The coal whippers all present the same aspect—they are all black. In summer, when the men strip more to their work, perspiration causes the coal-dust to adhere to the skin, and blackness is more than ever the rule. All about the ship partakes of the grimness of the prevailing hue. The sails are black; the gilding on the figure-head of the vessel becomes blackened, and the very visitor feels his complexion soon grow sable. The dress of the whippers is of every description; some have fustian jackets, some have sailors’ jackets, some loose great coats, some Guernsey frocks.
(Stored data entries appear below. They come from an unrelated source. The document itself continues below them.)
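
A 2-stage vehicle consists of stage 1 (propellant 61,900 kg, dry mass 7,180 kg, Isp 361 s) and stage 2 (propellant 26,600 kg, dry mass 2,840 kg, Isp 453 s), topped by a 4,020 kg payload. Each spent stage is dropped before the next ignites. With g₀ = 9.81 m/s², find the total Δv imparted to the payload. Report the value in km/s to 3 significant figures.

Δv ≈ 10.3 km/s

Ignition mass of stage 1 = 61,900+7,180 + 26,600+2,840 + 4,020 = 102,540 kg.
Stage 1: m₀ = 102,540 kg, m_f = 102,540 − 61,900 = 40,640 kg; Δv = 361×9.81×ln(2.523) = 3541.4×0.9255 ≈ 3278 m/s.
Stage 2: m₀ = 33,460 kg, m_f = 33,460 − 26,600 = 6,860 kg; Δv = 453×9.81×ln(4.878) = 4443.9×1.5846 ≈ 7042 m/s.
Total Δv = 3278 + 7042 = 10320 m/s.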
Many of them work in strong shirts, which once were white with a blue stripe: loose cotton neckerchiefs are generally worn by the whippers. All have black hair and black whiskers—no matter what the original hue; to the more stubbly beards and moustachios the coal-dust adheres freely between the bristles, and may even be seen, now and then, to glitter in the light amidst the hair. The barber, one of these men told me, charged nothing extra for shaving him, although the coal-dust must be a formidable thing to the best-tempered razor. In approaching a coal-ship in the river, the side has to be gained over barges lying alongside—the coal crackling under the visitor’s feet. He must cross them to reach a ladder of very primitive construction, up which the deck is to be reached. It is a jest among the Yorkshire seamen that every thing is black in a collier, especially the soup. When the men are at work in whipping or filling, the only spot of white discernible on their hands is a portion of the nails.
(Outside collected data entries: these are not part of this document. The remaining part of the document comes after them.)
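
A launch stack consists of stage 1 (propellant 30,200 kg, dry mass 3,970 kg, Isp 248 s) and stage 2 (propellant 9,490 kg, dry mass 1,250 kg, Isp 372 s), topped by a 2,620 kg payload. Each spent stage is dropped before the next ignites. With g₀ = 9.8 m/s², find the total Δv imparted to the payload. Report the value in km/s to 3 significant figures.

Δv ≈ 6.97 km/s

Ignition mass of stage 1 = 30,200+3,970 + 9,490+1,250 + 2,620 = 47,530 kg.
Stage 1: m₀ = 47,530 kg, m_f = 47,530 − 30,200 = 17,330 kg; Δv = 248×9.8×ln(2.743) = 2430.4×1.0089 ≈ 2452 m/s.
Stage 2: m₀ = 13,360 kg, m_f = 13,360 − 9,490 = 3,870 kg; Δv = 372×9.8×ln(3.452) = 3645.6×1.2390 ≈ 4517 m/s.
Total Δv = 2452 + 4517 = 6969 m/s.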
There are no specific hours for the payment of these men: they are entitled to their money as soon as their work is reported to be completed. Nothing can be better than the way in which the whippers are now paid. The basket-man enters the office of the pay-clerk of the coal commission at one door, and hands over an adjoining counter an amount of money he has received from the captain. The pay-clerk ascertains that the amount is correct. He then divides the sum into nine portions, and, touching a spring to open a door, he cries out for “Gang such a number.” The nine men, who, with many others, are in attendance in rooms provided for them adjacent to the pay-office, appear immediately, and are paid off. I was present when nine whippers were paid for the discharge of 363½ tons. The following was the work done and the remuneration received:—
| Day. | Tons. | ||
| Dec. | 14th | 1st | 35 |
| „ | 15th | 2nd | 56 |
| Sunday intervenes. | |||
| „ | 17th | 3rd | 84 |
| „ | 18th | 4th | 98 |
| „ | 19th | 5th | 90½ |
| 363½ | |||
These 363½ tons, at 8d. per ton, realized to each man, for five days’ work, 1l. 6s. 4¼d.; 10s. of which had been paid to each as subsistence money during the progress of the work. In addition to the work so paid to each, there was deducted a farthing in every shilling as office fees, to defray the expenses of the office. From this farthing reduction, moreover, the basket-man is paid 1½d. in the pound, as commission for bringing the money from the captain. Out of the sum to be divided on the occasion I specify there was an indivisible fraction of 1¼d. This, as it cannot be shared among nine men, goes to what is called “The Fraction Fund,” which is established for the relief of persons suffering from accidents on board coal-ships. These indivisible fractions realize between 30l. and 40l. yearly.